Constance’s father bought her a few fish. They were tiny 50-cent goldfish. I believe they were sold with the intention they would be food for larger fish. Eventually, they grew to over five inches. In cleaning out the house, I had to decide how to get rid of them.
I do not know if goldfish are aware of their mortality. I often think life would be a lot easier if people weren’t. Still, I presumed the goldfish would rather be alive than not, so flushing them seemed unconscionable. This mirrors the logic that turned me into a lifelong vegetarian when I reached adulthood. If you can live a healthy life without killing animals, why wouldn’t you? I definitely did not stop eating them because I thought they tasted bad. In fact, I spent much of the first month complaining about how much I missed eating meat. Now, I find that person annoying and not relatable.
I always presumed Constance would be a vegetarian too. When she was little, her food allergies limited her to such an extreme extent that I prepared meat for her to eat. She would pick up pieces of bacon like potato chips and happily pop them into her mouth while reading That’s Why We Don’t Eat Animals. As she grew out of those allergies, I put her back on a vegetarian diet. A year into eating vegetarian again, we went to the breakfast buffet at Lamb’s Farm Café. She helped herself to a towering plate of bacon and happily danced around, smiling, while eating it.

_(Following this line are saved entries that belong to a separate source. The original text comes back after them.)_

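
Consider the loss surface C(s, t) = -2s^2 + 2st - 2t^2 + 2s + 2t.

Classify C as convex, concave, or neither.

concave

C is quadratic, so its Hessian is the constant matrix H = [[-4, 2], [2, -4]].
det(H) = 12, tr(H) = -8.
det(H) > 0 and tr(H) < 0, so H is negative definite everywhere: concave.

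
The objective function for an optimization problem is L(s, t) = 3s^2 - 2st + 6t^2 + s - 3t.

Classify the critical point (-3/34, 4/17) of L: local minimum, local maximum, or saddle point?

local minimum

The Hessian of L is constant: H = [[6, -2], [-2, 12]].
det(H) = 6·12 − (-2)² = 68.
det(H) > 0 and tr(H) = 18 > 0, so H is positive definite and the point is a local minimum.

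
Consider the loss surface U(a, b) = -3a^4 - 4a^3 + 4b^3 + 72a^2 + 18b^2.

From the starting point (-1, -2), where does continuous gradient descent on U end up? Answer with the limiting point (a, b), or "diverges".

U is separable, so gradient descent decouples: a follows -∂U/∂a, b follows -∂U/∂b.
∂U/∂a = -12a(a - 3)(a + 4); at a=-1 this is -144, so a increases.
∂U/∂b = 12b(b + 3); at b=-2 this is -24, so b increases.
a converges to its nearest critical value 0 (a local min of the a-part); b converges to 0. The iterate converges to (0, 0).

(0, 0)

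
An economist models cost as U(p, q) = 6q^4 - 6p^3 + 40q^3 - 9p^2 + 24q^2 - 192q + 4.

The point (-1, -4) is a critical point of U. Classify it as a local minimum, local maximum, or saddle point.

local minimum

The mixed partial ∂²U/∂p∂q is 0, so the Hessian at any point is diag(U_pp, U_qq) = diag(-18(2p + 1), 24(3q^2 + 10q + 2)).
At (-1, -4): H = diag(18, 240).
Both eigenvalues are positive, so H is positive definite: a local minimum.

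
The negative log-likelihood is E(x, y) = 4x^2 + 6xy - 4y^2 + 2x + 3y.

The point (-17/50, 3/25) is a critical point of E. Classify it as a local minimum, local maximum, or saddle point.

saddle point

The Hessian of E is constant: H = [[8, 6], [6, -8]].
det(H) = 8·(-8) − 6² = -100.
Since det(H) < 0, H is indefinite and the critical point is a saddle point.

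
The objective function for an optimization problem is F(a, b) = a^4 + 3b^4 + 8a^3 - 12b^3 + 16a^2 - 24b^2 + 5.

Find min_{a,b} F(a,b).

-379

F(a,b) separates as P(a) + Q(b) + 5, so its minimum is min P + min Q + 5.
P'(a) = 4a(a + 2)(a + 4) vanishes at a ∈ {-4, -2, 0}; Q'(b) = 12b(b - 4)(b + 1) vanishes at b ∈ {-1, 0, 4}.
Local minima of P (where P''>0): P(-4)=0, P(0)=0. Local minima of Q: Q(-1)=-9, Q(4)=-384.
So the global minimum of F is P(-4) + Q(4) + 5 = 0 − 384 + 5 = -379, attained at (-4, 4).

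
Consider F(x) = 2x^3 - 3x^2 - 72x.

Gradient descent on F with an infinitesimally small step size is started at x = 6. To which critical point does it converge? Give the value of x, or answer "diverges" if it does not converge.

F'(x) = 6(x - 4)(x + 3), so F'(6) = 108.
Gradient descent moves in the -F' direction, i.e. x is decreasing.
The nearest critical point in that direction is x = 4, where F'' = 42 > 0 (a local minimum). The iterate converges there.

4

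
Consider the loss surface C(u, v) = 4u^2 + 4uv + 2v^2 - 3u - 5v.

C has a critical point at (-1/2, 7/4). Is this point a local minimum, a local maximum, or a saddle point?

local minimum

The Hessian of C is constant: H = [[8, 4], [4, 4]].
det(H) = 8·4 − 4² = 16.
det(H) > 0 and tr(H) = 12 > 0, so H is positive definite and the point is a local minimum.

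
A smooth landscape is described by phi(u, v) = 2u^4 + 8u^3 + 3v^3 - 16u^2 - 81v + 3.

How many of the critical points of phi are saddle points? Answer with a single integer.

phi separates as a function of u plus a function of v, so ∇phi=0 decouples.
∂phi/∂u = 8u(u - 1)(u + 4) = 0 at u ∈ {-4, 0, 1}; ∂phi/∂v = 9(v - 3)(v + 3) = 0 at v ∈ {-3, 3}.
The Hessian is diagonal: diag(phi_uu, phi_vv). Second derivatives: phi_uu(-4)=160, phi_uu(0)=-32, phi_uu(1)=40; phi_vv(-3)=-54, phi_vv(3)=54.
Saddle points occur where the two diagonal entries have opposite signs: (-4, -3), (0, 3), (1, -3). Count: 3.

3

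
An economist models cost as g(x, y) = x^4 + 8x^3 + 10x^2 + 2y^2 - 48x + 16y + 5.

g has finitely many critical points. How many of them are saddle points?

1

g separates as a function of x plus a function of y, so ∇g=0 decouples.
∂g/∂x = 4(x - 1)(x + 3)(x + 4) = 0 at x ∈ {-4, -3, 1}; ∂g/∂y = 4(y + 4) = 0 at y ∈ {-4}.
The Hessian is diagonal: diag(g_xx, g_yy). Second derivatives: g_xx(-4)=20, g_xx(-3)=-16, g_xx(1)=80; g_yy(-4)=4.
Saddle points occur where the two diagonal entries have opposite signs: (-3, -4). Count: 1.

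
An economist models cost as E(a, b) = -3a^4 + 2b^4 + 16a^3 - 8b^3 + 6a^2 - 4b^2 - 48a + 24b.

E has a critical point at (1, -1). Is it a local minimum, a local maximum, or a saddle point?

The mixed partial ∂²E/∂a∂b is 0, so the Hessian at any point is diag(E_aa, E_bb) = diag(12(-3a^2 + 8a + 1), 8(3b^2 - 6b - 1)).
At (1, -1): H = diag(72, 64).
Both eigenvalues are positive, so H is positive definite: a local minimum.

local minimum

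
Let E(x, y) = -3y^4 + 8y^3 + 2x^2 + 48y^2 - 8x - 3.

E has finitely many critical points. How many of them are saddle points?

2

E separates as a function of x plus a function of y, so ∇E=0 decouples.
∂E/∂x = 4(x - 2) = 0 at x ∈ {2}; ∂E/∂y = -12y(y - 4)(y + 2) = 0 at y ∈ {-2, 0, 4}.
The Hessian is diagonal: diag(E_xx, E_yy). Second derivatives: E_xx(2)=4; E_yy(-2)=-144, E_yy(0)=96, E_yy(4)=-288.
Saddle points occur where the two diagonal entries have opposite signs: (2, -2), (2, 4). Count: 2.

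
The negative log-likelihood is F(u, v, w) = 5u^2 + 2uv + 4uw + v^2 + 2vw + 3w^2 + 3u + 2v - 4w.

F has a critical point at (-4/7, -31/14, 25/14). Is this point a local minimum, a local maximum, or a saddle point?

The Hessian is constant: H = [[10, 2, 4], [2, 2, 2], [4, 2, 6]].
Leading principal minors: Δ₁ = 10, Δ₂ = 16, Δ₃ = 56.
All leading minors are positive, so H is positive definite: a local minimum.

local minimum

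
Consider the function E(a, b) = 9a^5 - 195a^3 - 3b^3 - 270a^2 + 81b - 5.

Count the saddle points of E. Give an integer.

4

E separates as a function of a plus a function of b, so ∇E=0 decouples.
∂E/∂a = 45a(a - 4)(a + 1)(a + 3) = 0 at a ∈ {-3, -1, 0, 4}; ∂E/∂b = -9(b - 3)(b + 3) = 0 at b ∈ {-3, 3}.
The Hessian is diagonal: diag(E_aa, E_bb). Second derivatives: E_aa(-3)=-1890, E_aa(-1)=450, E_aa(0)=-540, E_aa(4)=6300; E_bb(-3)=54, E_bb(3)=-54.
Saddle points occur where the two diagonal entries have opposite signs: (-3, -3), (-1, 3), (0, -3), (4, 3). Count: 4.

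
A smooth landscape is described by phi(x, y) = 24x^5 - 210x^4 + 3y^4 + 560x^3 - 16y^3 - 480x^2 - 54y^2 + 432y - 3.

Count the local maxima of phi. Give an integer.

2

phi separates as a function of x plus a function of y, so ∇phi=0 decouples.
∂phi/∂x = 120x(x - 4)(x - 2)(x - 1) = 0 at x ∈ {0, 1, 2, 4}; ∂phi/∂y = 12(y - 4)(y - 3)(y + 3) = 0 at y ∈ {-3, 3, 4}.
The Hessian is diagonal: diag(phi_xx, phi_yy). Second derivatives: phi_xx(0)=-960, phi_xx(1)=360, phi_xx(2)=-480, phi_xx(4)=2880; phi_yy(-3)=504, phi_yy(3)=-72, phi_yy(4)=84.
Local maxima occur where both diagonal entries negative: (0, 3), (2, 3). Count: 2.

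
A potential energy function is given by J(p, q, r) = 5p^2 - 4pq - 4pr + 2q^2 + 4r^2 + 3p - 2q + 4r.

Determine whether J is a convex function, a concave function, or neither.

J is quadratic, so its Hessian is the constant matrix H = [[10, -4, -4], [-4, 4, 0], [-4, 0, 8]].
Leading principal minors: 10, 24, 128.
All positive ⇒ H ≻ 0 ⇒ convex.

convex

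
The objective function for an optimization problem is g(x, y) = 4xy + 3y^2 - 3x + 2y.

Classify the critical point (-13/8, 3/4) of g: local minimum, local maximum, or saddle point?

The Hessian of g is constant: H = [[0, 4], [4, 6]].
det(H) = 0·6 − 4² = -16.
Since det(H) < 0, H is indefinite and the critical point is a saddle point.

saddle point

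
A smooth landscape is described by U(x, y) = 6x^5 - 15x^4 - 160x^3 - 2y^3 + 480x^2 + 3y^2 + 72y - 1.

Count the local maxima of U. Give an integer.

U separates as a function of x plus a function of y, so ∇U=0 decouples.
∂U/∂x = 30x(x - 4)(x - 2)(x + 4) = 0 at x ∈ {-4, 0, 2, 4}; ∂U/∂y = -6(y - 4)(y + 3) = 0 at y ∈ {-3, 4}.
The Hessian is diagonal: diag(U_xx, U_yy). Second derivatives: U_xx(-4)=-5760, U_xx(0)=960, U_xx(2)=-720, U_xx(4)=1920; U_yy(-3)=42, U_yy(4)=-42.
Local maxima occur where both diagonal entries negative: (-4, 4), (2, 4). Count: 2.

2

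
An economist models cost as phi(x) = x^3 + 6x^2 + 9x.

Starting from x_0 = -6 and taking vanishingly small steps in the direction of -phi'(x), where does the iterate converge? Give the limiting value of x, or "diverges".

diverges

phi'(x) = 3(x + 1)(x + 3), so phi'(-6) = 45.
Gradient descent moves in the -phi' direction, i.e. x is decreasing.
There is no critical point below x=-6, and phi' keeps the same sign, so the iterate runs off to −∞.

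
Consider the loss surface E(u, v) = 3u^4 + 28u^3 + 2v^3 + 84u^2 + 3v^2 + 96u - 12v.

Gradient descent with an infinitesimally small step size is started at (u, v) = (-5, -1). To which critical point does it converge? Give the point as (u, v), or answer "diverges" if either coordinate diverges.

(-4, 1)

E is separable, so gradient descent decouples: u follows -∂E/∂u, v follows -∂E/∂v.
∂E/∂u = 12(u + 1)(u + 2)(u + 4); at u=-5 this is -144, so u increases.
∂E/∂v = 6(v - 1)(v + 2); at v=-1 this is -12, so v increases.
u converges to its nearest critical value -4 (a local min of the u-part); v converges to 1. The iterate converges to (-4, 1).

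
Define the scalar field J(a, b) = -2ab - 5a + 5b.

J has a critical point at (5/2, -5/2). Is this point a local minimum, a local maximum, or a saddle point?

saddle point

The Hessian of J is constant: H = [[0, -2], [-2, 0]].
det(H) = 0·0 − (-2)² = -4.
Since det(H) < 0, H is indefinite and the critical point is a saddle point.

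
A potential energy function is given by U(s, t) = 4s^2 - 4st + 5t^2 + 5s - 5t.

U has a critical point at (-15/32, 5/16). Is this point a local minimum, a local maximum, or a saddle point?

The Hessian of U is constant: H = [[8, -4], [-4, 10]].
det(H) = 8·10 − (-4)² = 64.
det(H) > 0 and tr(H) = 18 > 0, so H is positive definite and the point is a local minimum.

local minimum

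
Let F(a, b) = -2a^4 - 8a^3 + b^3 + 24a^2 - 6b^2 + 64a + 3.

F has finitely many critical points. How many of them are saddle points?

F separates as a function of a plus a function of b, so ∇F=0 decouples.
∂F/∂a = -8(a - 2)(a + 1)(a + 4) = 0 at a ∈ {-4, -1, 2}; ∂F/∂b = 3b(b - 4) = 0 at b ∈ {0, 4}.
The Hessian is diagonal: diag(F_aa, F_bb). Second derivatives: F_aa(-4)=-144, F_aa(-1)=72, F_aa(2)=-144; F_bb(0)=-12, F_bb(4)=12.
Saddle points occur where the two diagonal entries have opposite signs: (-4, 4), (-1, 0), (2, 4). Count: 3.

3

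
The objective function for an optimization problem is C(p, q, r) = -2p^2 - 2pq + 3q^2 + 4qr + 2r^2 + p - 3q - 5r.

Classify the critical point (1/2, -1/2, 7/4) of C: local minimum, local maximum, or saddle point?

The Hessian is constant: H = [[-4, -2, 0], [-2, 6, 4], [0, 4, 4]].
Leading principal minors: Δ₁ = -4, Δ₂ = -28, Δ₃ = -48.
The minors fit neither the all-positive nor the alternating-sign pattern, so H is indefinite: a saddle point.

saddle point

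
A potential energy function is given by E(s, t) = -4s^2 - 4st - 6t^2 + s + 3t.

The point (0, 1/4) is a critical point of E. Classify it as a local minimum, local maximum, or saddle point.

local maximum

The Hessian of E is constant: H = [[-8, -4], [-4, -12]].
det(H) = (-8)·(-12) − (-4)² = 80.
det(H) > 0 and tr(H) = -20 < 0, so H is negative definite and the point is a local maximum.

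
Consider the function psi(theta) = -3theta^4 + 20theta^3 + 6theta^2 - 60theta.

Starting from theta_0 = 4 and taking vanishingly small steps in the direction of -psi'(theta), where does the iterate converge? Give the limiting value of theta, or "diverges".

psi'(theta) = -12(theta - 5)(theta - 1)(theta + 1), so psi'(4) = 180.
Gradient descent moves in the -psi' direction, i.e. theta is decreasing.
The nearest critical point in that direction is theta = 1, where psi'' = 96 > 0 (a local minimum). The iterate converges there.

1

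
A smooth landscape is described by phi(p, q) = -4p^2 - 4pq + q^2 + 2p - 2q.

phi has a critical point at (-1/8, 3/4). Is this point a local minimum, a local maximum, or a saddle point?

saddle point

The Hessian of phi is constant: H = [[-8, -4], [-4, 2]].
det(H) = (-8)·2 − (-4)² = -32.
Since det(H) < 0, H is indefinite and the critical point is a saddle point.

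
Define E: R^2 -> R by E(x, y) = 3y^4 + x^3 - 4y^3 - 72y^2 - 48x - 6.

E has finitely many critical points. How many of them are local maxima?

1

E separates as a function of x plus a function of y, so ∇E=0 decouples.
∂E/∂x = 3(x - 4)(x + 4) = 0 at x ∈ {-4, 4}; ∂E/∂y = 12y(y - 4)(y + 3) = 0 at y ∈ {-3, 0, 4}.
The Hessian is diagonal: diag(E_xx, E_yy). Second derivatives: E_xx(-4)=-24, E_xx(4)=24; E_yy(-3)=252, E_yy(0)=-144, E_yy(4)=336.
Local maxima occur where both diagonal entries negative: (-4, 0). Count: 1.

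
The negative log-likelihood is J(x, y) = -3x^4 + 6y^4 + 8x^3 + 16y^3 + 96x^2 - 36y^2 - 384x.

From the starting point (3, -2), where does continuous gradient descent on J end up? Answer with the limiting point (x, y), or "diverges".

J is separable, so gradient descent decouples: x follows -∂J/∂x, y follows -∂J/∂y.
∂J/∂x = -12(x - 4)(x - 2)(x + 4); at x=3 this is 84, so x decreases.
∂J/∂y = 24y(y - 1)(y + 3); at y=-2 this is 144, so y decreases.
x converges to its nearest critical value 2 (a local min of the x-part); y converges to -3. The iterate converges to (2, -3).

(2, -3)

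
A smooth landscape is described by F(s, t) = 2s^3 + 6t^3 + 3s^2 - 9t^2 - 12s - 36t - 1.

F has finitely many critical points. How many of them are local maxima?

F separates as a function of s plus a function of t, so ∇F=0 decouples.
∂F/∂s = 6(s - 1)(s + 2) = 0 at s ∈ {-2, 1}; ∂F/∂t = 18(t - 2)(t + 1) = 0 at t ∈ {-1, 2}.
The Hessian is diagonal: diag(F_ss, F_tt). Second derivatives: F_ss(-2)=-18, F_ss(1)=18; F_tt(-1)=-54, F_tt(2)=54.
Local maxima occur where both diagonal entries negative: (-2, -1). Count: 1.

1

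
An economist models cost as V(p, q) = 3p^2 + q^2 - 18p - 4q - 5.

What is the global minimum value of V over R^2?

-36

V(p,q) separates as A(p) + B(q) − 5, so its minimum is min A + min B − 5.
A'(p) = 6p - 18 vanishes at p ∈ {3}; B'(q) = 2q - 4 vanishes at q ∈ {2}.
Local minima of A (where A''>0): A(3)=-27. Local minima of B: B(2)=-4.
So the global minimum of V is A(3) + B(2) − 5 = -27 − 4 − 5 = -36, attained at (3, 2).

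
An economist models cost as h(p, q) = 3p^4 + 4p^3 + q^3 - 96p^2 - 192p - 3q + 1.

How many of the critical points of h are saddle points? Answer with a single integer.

h separates as a function of p plus a function of q, so ∇h=0 decouples.
∂h/∂p = 12(p - 4)(p + 1)(p + 4) = 0 at p ∈ {-4, -1, 4}; ∂h/∂q = 3(q - 1)(q + 1) = 0 at q ∈ {-1, 1}.
The Hessian is diagonal: diag(h_pp, h_qq). Second derivatives: h_pp(-4)=288, h_pp(-1)=-180, h_pp(4)=480; h_qq(-1)=-6, h_qq(1)=6.
Saddle points occur where the two diagonal entries have opposite signs: (-4, -1), (-1, 1), (4, -1). Count: 3.

3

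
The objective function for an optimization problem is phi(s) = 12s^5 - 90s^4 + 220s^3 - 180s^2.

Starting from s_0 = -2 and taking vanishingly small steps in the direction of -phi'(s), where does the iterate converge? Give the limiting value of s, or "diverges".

diverges

phi'(s) = 60s(s - 3)(s - 2)(s - 1), so phi'(-2) = 7200.
Gradient descent moves in the -phi' direction, i.e. s is decreasing.
There is no critical point below s=-2, and phi' keeps the same sign, so the iterate runs off to −∞.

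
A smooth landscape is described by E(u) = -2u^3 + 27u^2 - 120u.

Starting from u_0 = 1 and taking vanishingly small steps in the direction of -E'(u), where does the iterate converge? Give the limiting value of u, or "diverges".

E'(u) = -6(u - 5)(u - 4), so E'(1) = -72.
Gradient descent moves in the -E' direction, i.e. u is increasing.
The nearest critical point in that direction is u = 4, where E'' = 6 > 0 (a local minimum). The iterate converges there.

4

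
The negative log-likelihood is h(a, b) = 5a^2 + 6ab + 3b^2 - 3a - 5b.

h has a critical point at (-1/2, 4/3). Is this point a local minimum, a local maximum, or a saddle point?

The Hessian of h is constant: H = [[10, 6], [6, 6]].
det(H) = 10·6 − 6² = 24.
det(H) > 0 and tr(H) = 16 > 0, so H is positive definite and the point is a local minimum.

local minimum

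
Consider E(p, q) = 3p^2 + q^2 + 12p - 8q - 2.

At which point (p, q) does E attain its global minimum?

(-2, 4)

E(p,q) separates as A(p) + B(q) − 2, so its minimum is min A + min B − 2.
A'(p) = 6p + 12 vanishes at p ∈ {-2}; B'(q) = 2q - 8 vanishes at q ∈ {4}.
Local minima of A (where A''>0): A(-2)=-12. Local minima of B: B(4)=-16.
So the global minimum of E is A(-2) + B(4) − 2 = -12 − 16 − 2 = -30, attained at (-2, 4).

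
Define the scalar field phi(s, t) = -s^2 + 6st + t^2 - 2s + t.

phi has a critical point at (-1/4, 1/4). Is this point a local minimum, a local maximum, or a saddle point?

saddle point

The Hessian of phi is constant: H = [[-2, 6], [6, 2]].
det(H) = (-2)·2 − 6² = -40.
Since det(H) < 0, H is indefinite and the critical point is a saddle point.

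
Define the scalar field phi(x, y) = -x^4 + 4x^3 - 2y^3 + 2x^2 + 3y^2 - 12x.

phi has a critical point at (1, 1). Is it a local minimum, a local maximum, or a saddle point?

The mixed partial ∂²phi/∂x∂y is 0, so the Hessian at any point is diag(phi_xx, phi_yy) = diag(4(-3x^2 + 6x + 1), 6(-2y + 1)).
At (1, 1): H = diag(16, -6).
The eigenvalues have opposite signs, so H is indefinite: a saddle point.

saddle point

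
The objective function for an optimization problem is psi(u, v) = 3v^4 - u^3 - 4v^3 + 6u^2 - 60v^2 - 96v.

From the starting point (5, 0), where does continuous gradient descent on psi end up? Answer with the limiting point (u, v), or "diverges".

diverges

psi is separable, so gradient descent decouples: u follows -∂psi/∂u, v follows -∂psi/∂v.
∂psi/∂u = -3u(u - 4); at u=5 this is -15, so u increases.
∂psi/∂v = 12(v - 4)(v + 1)(v + 2); at v=0 this is -96, so v increases.
The u-coordinate has no critical point in that direction and runs off to infinity.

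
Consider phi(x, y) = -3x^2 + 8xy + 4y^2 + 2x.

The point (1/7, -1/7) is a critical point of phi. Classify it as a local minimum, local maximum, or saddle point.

The Hessian of phi is constant: H = [[-6, 8], [8, 8]].
det(H) = (-6)·8 − 8² = -112.
Since det(H) < 0, H is indefinite and the critical point is a saddle point.

saddle point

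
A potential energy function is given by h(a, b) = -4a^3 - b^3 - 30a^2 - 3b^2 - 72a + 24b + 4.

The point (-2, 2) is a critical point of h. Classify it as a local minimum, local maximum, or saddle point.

local maximum

The mixed partial ∂²h/∂a∂b is 0, so the Hessian at any point is diag(h_aa, h_bb) = diag(-12(2a + 5), -6(b + 1)).
At (-2, 2): H = diag(-12, -18).
Both eigenvalues are negative, so H is negative definite: a local maximum.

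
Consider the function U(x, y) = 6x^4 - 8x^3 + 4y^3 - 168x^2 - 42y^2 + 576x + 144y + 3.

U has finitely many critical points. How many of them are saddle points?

U separates as a function of x plus a function of y, so ∇U=0 decouples.
∂U/∂x = 24(x - 3)(x - 2)(x + 4) = 0 at x ∈ {-4, 2, 3}; ∂U/∂y = 12(y - 4)(y - 3) = 0 at y ∈ {3, 4}.
The Hessian is diagonal: diag(U_xx, U_yy). Second derivatives: U_xx(-4)=1008, U_xx(2)=-144, U_xx(3)=168; U_yy(3)=-12, U_yy(4)=12.
Saddle points occur where the two diagonal entries have opposite signs: (-4, 3), (2, 4), (3, 3). Count: 3.

3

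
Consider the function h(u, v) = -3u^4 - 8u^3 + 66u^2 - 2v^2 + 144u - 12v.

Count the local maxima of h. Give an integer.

h separates as a function of u plus a function of v, so ∇h=0 decouples.
∂h/∂u = -12(u - 3)(u + 1)(u + 4) = 0 at u ∈ {-4, -1, 3}; ∂h/∂v = -4(v + 3) = 0 at v ∈ {-3}.
The Hessian is diagonal: diag(h_uu, h_vv). Second derivatives: h_uu(-4)=-252, h_uu(-1)=144, h_uu(3)=-336; h_vv(-3)=-4.
Local maxima occur where both diagonal entries negative: (-4, -3), (3, -3). Count: 2.

2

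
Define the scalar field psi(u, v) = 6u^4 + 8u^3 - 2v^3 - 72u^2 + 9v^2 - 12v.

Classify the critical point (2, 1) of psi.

The mixed partial ∂²psi/∂u∂v is 0, so the Hessian at any point is diag(psi_uu, psi_vv) = diag(24(3u^2 + 2u - 6), 6(-2v + 3)).
At (2, 1): H = diag(240, 6).
Both eigenvalues are positive, so H is positive definite: a local minimum.

local minimum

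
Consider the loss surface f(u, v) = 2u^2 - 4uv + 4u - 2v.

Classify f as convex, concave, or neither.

neither

f is quadratic, so its Hessian is the constant matrix H = [[4, -4], [-4, 0]].
det(H) = -16, tr(H) = 4.
det(H) < 0, so H is indefinite: neither convex nor concave.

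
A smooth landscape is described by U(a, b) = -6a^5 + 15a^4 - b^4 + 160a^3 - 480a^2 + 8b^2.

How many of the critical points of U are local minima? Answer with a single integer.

2

U separates as a function of a plus a function of b, so ∇U=0 decouples.
∂U/∂a = -30a(a - 4)(a - 2)(a + 4) = 0 at a ∈ {-4, 0, 2, 4}; ∂U/∂b = -4b(b - 2)(b + 2) = 0 at b ∈ {-2, 0, 2}.
The Hessian is diagonal: diag(U_aa, U_bb). Second derivatives: U_aa(-4)=5760, U_aa(0)=-960, U_aa(2)=720, U_aa(4)=-1920; U_bb(-2)=-32, U_bb(0)=16, U_bb(2)=-32.
Local minima occur where both diagonal entries positive: (-4, 0), (2, 0). Count: 2.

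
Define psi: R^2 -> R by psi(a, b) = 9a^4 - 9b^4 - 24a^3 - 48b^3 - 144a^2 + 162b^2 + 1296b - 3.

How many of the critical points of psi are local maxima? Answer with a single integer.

psi separates as a function of a plus a function of b, so ∇psi=0 decouples.
∂psi/∂a = 36a(a - 4)(a + 2) = 0 at a ∈ {-2, 0, 4}; ∂psi/∂b = -36(b - 3)(b + 3)(b + 4) = 0 at b ∈ {-4, -3, 3}.
The Hessian is diagonal: diag(psi_aa, psi_bb). Second derivatives: psi_aa(-2)=432, psi_aa(0)=-288, psi_aa(4)=864; psi_bb(-4)=-252, psi_bb(-3)=216, psi_bb(3)=-1512.
Local maxima occur where both diagonal entries negative: (0, -4), (0, 3). Count: 2.

2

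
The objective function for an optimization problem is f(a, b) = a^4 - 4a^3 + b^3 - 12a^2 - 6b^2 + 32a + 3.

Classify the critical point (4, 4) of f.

The mixed partial ∂²f/∂a∂b is 0, so the Hessian at any point is diag(f_aa, f_bb) = diag(12(a^2 - 2a - 2), 6(b - 2)).
At (4, 4): H = diag(72, 12).
Both eigenvalues are positive, so H is positive definite: a local minimum.

local minimum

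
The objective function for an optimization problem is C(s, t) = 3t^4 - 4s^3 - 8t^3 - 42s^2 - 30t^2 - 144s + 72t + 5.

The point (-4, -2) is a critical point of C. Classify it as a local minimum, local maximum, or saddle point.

The mixed partial ∂²C/∂s∂t is 0, so the Hessian at any point is diag(C_ss, C_tt) = diag(-12(2s + 7), 12(3t^2 - 4t - 5)).
At (-4, -2): H = diag(12, 180).
Both eigenvalues are positive, so H is positive definite: a local minimum.

local minimum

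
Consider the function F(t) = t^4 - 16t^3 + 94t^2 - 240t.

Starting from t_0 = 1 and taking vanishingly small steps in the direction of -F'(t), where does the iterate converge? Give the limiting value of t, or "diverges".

3

F'(t) = 4(t - 5)(t - 4)(t - 3), so F'(1) = -96.
Gradient descent moves in the -F' direction, i.e. t is increasing.
The nearest critical point in that direction is t = 3, where F'' = 8 > 0 (a local minimum). The iterate converges there.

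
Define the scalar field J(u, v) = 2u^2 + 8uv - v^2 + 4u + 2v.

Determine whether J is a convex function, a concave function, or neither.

J is quadratic, so its Hessian is the constant matrix H = [[4, 8], [8, -2]].
det(H) = -72, tr(H) = 2.
det(H) < 0, so H is indefinite: neither convex nor concave.

neither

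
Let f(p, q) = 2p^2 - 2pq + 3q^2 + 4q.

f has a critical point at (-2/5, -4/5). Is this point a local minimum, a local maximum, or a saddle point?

The Hessian of f is constant: H = [[4, -2], [-2, 6]].
det(H) = 4·6 − (-2)² = 20.
det(H) > 0 and tr(H) = 10 > 0, so H is positive definite and the point is a local minimum.

local minimum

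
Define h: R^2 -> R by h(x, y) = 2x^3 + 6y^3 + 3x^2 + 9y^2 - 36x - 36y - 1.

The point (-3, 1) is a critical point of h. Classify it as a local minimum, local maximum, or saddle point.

The mixed partial ∂²h/∂x∂y is 0, so the Hessian at any point is diag(h_xx, h_yy) = diag(6(2x + 1), 18(2y + 1)).
At (-3, 1): H = diag(-30, 54).
The eigenvalues have opposite signs, so H is indefinite: a saddle point.

saddle point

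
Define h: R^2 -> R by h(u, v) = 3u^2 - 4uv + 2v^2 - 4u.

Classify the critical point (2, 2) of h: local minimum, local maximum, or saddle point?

local minimum

The Hessian of h is constant: H = [[6, -4], [-4, 4]].
det(H) = 6·4 − (-4)² = 8.
det(H) > 0 and tr(H) = 10 > 0, so H is positive definite and the point is a local minimum.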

I call the pet store and said, “My daughter died. I’m selling our house. I don’t know what to do with her goldfish. I know you have a return policy but it was years ago and they’re really big now.” After a beat, the guy said, “We can get someone to adopt them, just bring them in tomorrow.”
The next day, I took the fish to the store. The sales associate asked, “Why are you returning these fish?” I can’t imagine being someone who would return 50-cent goldfish for the money. What do you expect from your goldfish that you didn’t get? More bubbles? Less eating of fish flakes?
“My daughter died of a brain tumor suddenly and these were her fish. I initially thought they would die but they just kept living and she didn’t so…I was told you could get someone to adopt them. Is that right?”
The sales associate looked as if I’d thrown the fish, water and all, in his face. He apologized for my loss, took the fish, put them into a fish tank of their own, and asked if there was anything else he could help with. I asked him some questions about dog behavior related to Constance’s dog, Otis, thanked him, and left.
I took the fish tank to Goodwill; I didn’t need it anymore. It had been sitting on a table that I mosaicked with the quote, “I am in the world to change the world.” No longer my primary framework, I donated that to Goodwill too.